A floating cork floor is environmentally friendly and resilient. You can lay the floating cork floor over a radiant heat floor. Radiant heat flooring uses pipes or wires to carry hot water or electrical current through the floor that radiates heat from the floor. Cork is an insulator made from natural materials, and installing it over a radiant heat floor helps slow down the time it takes for heat generation from your floor, once you turn on your heater system.
This prevents the floor from getting too hot too suddenly. This type of flooring glues or snaps together, without being permanently affixed to your radiant heat floor. Installing the floating cork floor over a radiant heat floor is not difficult. Simply follow the step-by-step instructions below.
Check the Density of Floating Cork Floor
Check to make sure the floating cork floor has a density of 28 pounds per cubic foot minimum. The higher this density number is the better, if you want stronger flooring.
Let the Flooring Settle
Let the floating cork floor settle in, prior to installation, by placing it into the room where you are going to install it for a minimum of 72 hours. Set the heating system to 75-degrees Fahrenheit, to heat the radiant floor. Keep the system turned on until you have finished installing the floating cork floor.
Trim Door Stop
Remove the baseboard.
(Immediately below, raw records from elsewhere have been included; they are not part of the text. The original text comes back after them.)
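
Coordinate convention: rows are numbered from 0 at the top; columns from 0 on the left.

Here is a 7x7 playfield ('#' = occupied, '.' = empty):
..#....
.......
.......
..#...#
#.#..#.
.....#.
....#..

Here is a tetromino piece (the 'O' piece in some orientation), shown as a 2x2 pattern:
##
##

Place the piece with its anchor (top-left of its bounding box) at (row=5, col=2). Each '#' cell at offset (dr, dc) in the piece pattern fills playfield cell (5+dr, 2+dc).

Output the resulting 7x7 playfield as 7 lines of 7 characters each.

Answer: ..#....
.......
.......
..#...#
#.#..#.
..##.#.
..###..

Derivation:
Fill (5+0,2+0) = (5,2)
Fill (5+0,2+1) = (5,3)
Fill (5+1,2+0) = (6,2)
Fill (5+1,2+1) = (6,3)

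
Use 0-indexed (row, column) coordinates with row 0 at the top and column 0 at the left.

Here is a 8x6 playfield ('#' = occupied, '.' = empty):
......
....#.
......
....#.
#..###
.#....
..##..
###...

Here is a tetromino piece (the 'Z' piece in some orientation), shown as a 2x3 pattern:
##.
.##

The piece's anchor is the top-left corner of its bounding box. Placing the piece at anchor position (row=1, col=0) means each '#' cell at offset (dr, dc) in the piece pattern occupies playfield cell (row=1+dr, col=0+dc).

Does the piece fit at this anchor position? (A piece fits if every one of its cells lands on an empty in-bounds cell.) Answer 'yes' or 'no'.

Answer: yes

Derivation:
Check each piece cell at anchor (1, 0):
  offset (0,0) -> (1,0): empty -> OK
  offset (0,1) -> (1,1): empty -> OK
  offset (1,1) -> (2,1): empty -> OK
  offset (1,2) -> (2,2): empty -> OK
All cells valid: yes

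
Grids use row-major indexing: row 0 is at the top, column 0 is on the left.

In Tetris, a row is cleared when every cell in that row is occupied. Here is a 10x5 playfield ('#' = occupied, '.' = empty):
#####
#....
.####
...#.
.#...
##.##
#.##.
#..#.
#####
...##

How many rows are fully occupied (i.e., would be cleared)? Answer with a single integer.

Check each row:
  row 0: 0 empty cells -> FULL (clear)
  row 1: 4 empty cells -> not full
  row 2: 1 empty cell -> not full
  row 3: 4 empty cells -> not full
  row 4: 4 empty cells -> not full
  row 5: 1 empty cell -> not full
  row 6: 2 empty cells -> not full
  row 7: 3 empty cells -> not full
  row 8: 0 empty cells -> FULL (clear)
  row 9: 3 empty cells -> not full
Total rows cleared: 2

Answer: 2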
Take a plank of the floating cork floor and lay it onto the threshold under the door, and up against the door stops. The door stop is the piece of molding that runs on the jamb vertically and stops the door from opening the other way.
Trim the door stops using a hacksaw, taking due care not to cut into jambs. You will be installing the floating cork floor under the threshold. Trimming the door stops allows you to raise up the threshold until it reaches the bottom cut of the doorstops you have just made. The plank will thus fit perfectly under the threshold. Remove the threshold.
Lay Polyethylene Sheet
Lay the polyethylene sheet over the radiant heat floor. It should cover the entire floor with an extra three inches going up the wall. Make the seams overlap by approximately eight inches. Seal up the seams using tape. Laying the polyethylene sheet prevents moisture from building up between the floating cork floor and radiant heat floor. It also lessens squeaking sounds from the flooring.
Measure the distance starting from the longest wall without a door opening to the wall opposite. Subtract one inch from the number. This is the width to be covered by the floor. Then, divide this width by an individual plank’s width. This is how many planks to install. If the result is an uneven number, trim the first and the last planks equally, so that the floor is centered exactly.
Install the Floating Cork Floor
Set the half spacers placed against the wall. Install the first row of the plank with the tongue facing towards the wall. Trim the tongue off with a hacksaw, to make the edge even, and fit against the half spacers. Install another plank of floating cork floor into the groove of the first row, and click them together. Do this for the other planks, as they will click and be locked into the planks in the previous row. Before installing a new row, use a tapping block and hammer to ensure that every row is tight. Stagger the seams from one row to the next.
When installing the last row of planks, leave ½ inch of space between the plank and the wall. Instead of using the tapping block, use a pry bar to go over the plank’s end and pull the tongue into the groove.
Finish the Floating Cork Floor
Replace the baseboard. Miter the ends of the baseboard at a 45-degree angle with a miter divider, so it will fit all corners. Do not nail the baseboards to the floating cork floor, as the cork floor is prone to expansion and will destroy the baseboards. Nail them to the wall. Replace the threshold. It should fit nicely.